Yesterday I wrote a little bit about the unintended health costs from the Cash for Clunkers program. Today I want to look on an overlooked environmental cost of the program. In the course of unfettered market activity what you would see is that as gas and oil prices increased, consumers would respond to these higher prices by economizing on their use of gasoline – either by changing their behavior or by purchasing more fuel efficient cars. This transition would likely be slow and driven by the perceived scarcity of fossil fuel energy – just as we saw with household transition away from wood as fuel toward coal and then oil and gas, or from wax to whale oil to kerosene to electricity for lighting their homes.
But what happens when consumers are “nudged“into driving more fuel effiicient vehicles than they would have chosen on their own given the current price of gas and oil, and consumer expectations about the future path of those prices? If consumers to not drive much more in response to the lower costs of driving a better mileage car, it is entirely conceivable that the demand for oil and gas will fall. What will this do to the price of fossil fuels? It will put downward pressure on them – and if the supply of oil is fixed and hard to adjust in the short run (as many alarmists like to claim), then the price of oil and gas will fall rather dramatically. This should pose a little bit of a conundrum for those thinking that fossil fuels will doom the planet. If their costs are falling because of reduced demand and increased efficiency in the use of fossil fuels, we have effectively done two things.
First, we have exteneded the “life” of whatever remaining oil is in the ground – both of that discovered and yet undiscovered. So moving to a more fuel efficient car fleet that uses internal combustion engines will seem to prolong the feasibility of the carbon economy – not good if you are worried about CO2’s impact on the Earth.

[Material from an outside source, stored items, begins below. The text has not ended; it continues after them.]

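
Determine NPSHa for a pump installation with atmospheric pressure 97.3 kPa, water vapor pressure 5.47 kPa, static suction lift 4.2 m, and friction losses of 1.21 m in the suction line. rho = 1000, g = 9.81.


NPSHa = p_atm/(rho*g) - z_s - hf_s - p_vap/(rho*g).
p_atm/(rho*g) = 97.3*1000 / (1000*9.81) = 9.918 m.
p_vap/(rho*g) = 5.47*1000 / (1000*9.81) = 0.558 m.
NPSHa = 9.918 - 4.2 - 1.21 - 0.558
      = 3.95 m.

3.95


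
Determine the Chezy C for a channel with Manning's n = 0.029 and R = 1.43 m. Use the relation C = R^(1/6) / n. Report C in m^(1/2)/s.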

Second, even if the first effect is small (it will be huge actually …), when the price of fossil fuels is low, there is a far smaller incentive for entrepreneurs in the alternative energy sector to discover cost-effective environmentally “friendly” energies. There is a substantially larger incentive to do so when the price of fossil fuels is higher.
Artificially nudging customers to purchase more fuel-efficient cars than thieir current plans would prefer at current fossil fuel prices can have the perverse environmental effect of sustaining the fossil fuel economy. I would remind readers that this statement does not make me a global warming denialist. If Environmentalists truly cared about the environment and not something else (such as political influence and power and perpetuation of the Corporate State), first and foremost on their minds should be the question, “Does this program move us in a better direction toward achieving our goals of a clean and sustainable planet?” While it might be the case that Cash for Clunkers does this, reflection on the possibility that it does not advance environmental goals is sorely lacking. The reaction I am observing seems to be the usual – “if people say it is good for the environment, then it must be good for the environment.” Anyone with even a passing familiarity of the Clean Air Act, the synfuels program, the Endangered Species Act, and a host of other legislation passed in the name of the environment, might understand that this is far from obvious.
Bruce Babbitt wrote a book (can’t remember the title), but in it he talked about how horrible it was to have a tower a Gettysburg that allowed visitors to view the whole battlefield at once. Paraphasing: How dare they ruin my view! He ended up getting Congress to pass an act which paid the owners a couple million then demolished that tower (all this was by pg. 3 of the book). My thought: how is this action based on the whims and beliefs of certain people any different from tyranny?